Dari dokumen yang diterima Kompas, ICA telah empat kali mengirimkan surat yang ditujukan kepada otoritas berwenang di KBRI di Singapura, yakni pada 12 Juni 2018, 19 November 2018, 3 Juli 2019, dan 4 Maret 2021. Surat itu berisi permintaan konfirmasi mengenai dua nama, yakni Adelin Lis dan Hendro Leonardi.
Pada surat tertanggal 12 Juni 2018 dengan nomor referensi D/0002284/18, ICA, misalnya, menjelaskan bahwa Adelin Lis diproses hukum di Singapura karena memberi pernyataan bohong saat mengisi formulir disembarkasi ketika masuk Singapura dengan paspor B7348735 atas nama Hendro Leonardi yang diterbitkan Kantor Imigrasi Kelas I Jakarta Selatan tahun 2017.
Dalam surat itu disebutkan bahwa saat ditanya, ia mengklaim nama sebenarnya Adelin Lis yang mendapat identitas Hendro Leonardi pada tahun 2008. Di surat ICA disebutkan pula bahwa ia merupakan buronan Indonesia sejak 19 November 2007.
Di surat yang sama, ICA meminta klarifikasi apakah Adelin dan Hendro merupakan orang yang sama; mana identitas yang sebenarnya; dan apakah paspor B7348735 itu sah dikeluarkan oleh otoritas di Indonesia.
Terkait adanya permintaan konfirmasi identitas Adelin Lis dan paspor atas nama Hendro Leonardi, Kepala Bagian Humas Kementerian Hukum dan HAM Tubagus Erif Faturahman, Kamis (17/6/2021), menyampaikan, staf imigrasi sedang membuat kronologi terkait paspor Adelin. Sementara itu, Kepala Bagian Humas dan Umum Ditjen Imigrasi Kemenkumham Arya Pradhana Anggakara mengatakan, ia butuh waktu untuk mengonfirmasi soal paspor Adelin.
Dalam jumpa pers di Jakarta, saat ditanya soal adanya komunikasi dari ICA Singapura terkait Adelin sejak tahun 2018, Kepala Pusat Penerangan Hukum Kejaksaan Agung Leonard Eben Ezer Simanjuntak, menyatakan, penangkapan Adelin baru diketahui setelah ada surat dari ICA kepada KBRI pada 4 Maret 2021.

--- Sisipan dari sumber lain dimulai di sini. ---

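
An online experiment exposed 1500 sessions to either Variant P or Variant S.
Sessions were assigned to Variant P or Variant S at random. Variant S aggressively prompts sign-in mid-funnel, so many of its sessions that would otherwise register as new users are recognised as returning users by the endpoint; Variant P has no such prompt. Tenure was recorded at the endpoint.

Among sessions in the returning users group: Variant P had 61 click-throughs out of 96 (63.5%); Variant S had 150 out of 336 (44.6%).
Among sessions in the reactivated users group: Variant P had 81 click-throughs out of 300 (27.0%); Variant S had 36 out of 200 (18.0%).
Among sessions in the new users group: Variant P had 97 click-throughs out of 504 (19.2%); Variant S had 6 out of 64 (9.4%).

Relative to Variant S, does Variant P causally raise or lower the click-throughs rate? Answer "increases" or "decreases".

User tenure lies on the pathway variant → user tenure → outcome, so adjusting for it blocks the indirect effect. For the total causal effect of variant, use the unadjusted pooled rates.
Pooled: Variant P 26.6% vs Variant S 32.0%; Variant S is higher overall.

decreases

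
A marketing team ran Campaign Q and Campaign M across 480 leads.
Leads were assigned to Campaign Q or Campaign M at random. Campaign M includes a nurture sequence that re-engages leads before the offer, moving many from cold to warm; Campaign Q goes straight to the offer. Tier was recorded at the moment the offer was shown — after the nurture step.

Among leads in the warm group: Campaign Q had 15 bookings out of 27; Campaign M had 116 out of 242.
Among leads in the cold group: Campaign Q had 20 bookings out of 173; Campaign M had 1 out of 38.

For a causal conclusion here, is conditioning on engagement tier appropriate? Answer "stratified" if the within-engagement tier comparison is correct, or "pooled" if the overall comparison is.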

”Mengenai 2018 sampai sekarang, kita baru, sebagaimana tadi saya katakan, tanggal 4 Maret, KBRI Singapura baru mendapatkan surat dari ICA. Dan, dari saat itu kami melakukan proses. Ini proses di sistem peradilan Singapura. Memang cukup lama,” kata Leonard.
Ketua Komisi Kejaksaan Barita Simanjuntak berpandangan, adanya jeda yang cukup panjang antara penangkapan Adelin pada 2018 dengan surat kepada KBRI di Singapura pada 4 Maret 2021 perlu dijelaskan. Hal yang sebenarnya terjadi perlu diungkapkan ke publik, terlebih karena pada periode tersebut sudah ada surat dari otoritas imigrasi Singapura ke KBRI di Singapura.
"Jika ada dugaan seperti itu, maka mesti ditelusuri. Karena kalau kejahatan seperti ini pasti dia (Adelin) ini memiliki jaringan yang luas dan bersifat transnasional," ucap Barita.
Untuk mengurangi kemungkinan terpidana menjadi buron, menurut Barita, perlu dipikirkan agar pemegang otoritas tunggal (central authority) diserahkan ke kejaksaan yang memiliki kewenangan sebagai eksekutor.
Pemulangan
Adelin merupakan terpidana perkara pembalakan liar di Mandailing Natal. Mahkamah Agung memidana Adelin 10 tahun penjara serta membayar uang pengganti Rp 119,8 miliar dan dana reboisasi 2,938 juta dollar AS. Namun, kejaksaan saat itu kesulitan mengeksekusi Adelin karena tak diketahui keberadaannya (Kompas, 2/8/2008). Saat berstatus tersangka, ia juga sempat buron dan ditangkap di China tahun 2006.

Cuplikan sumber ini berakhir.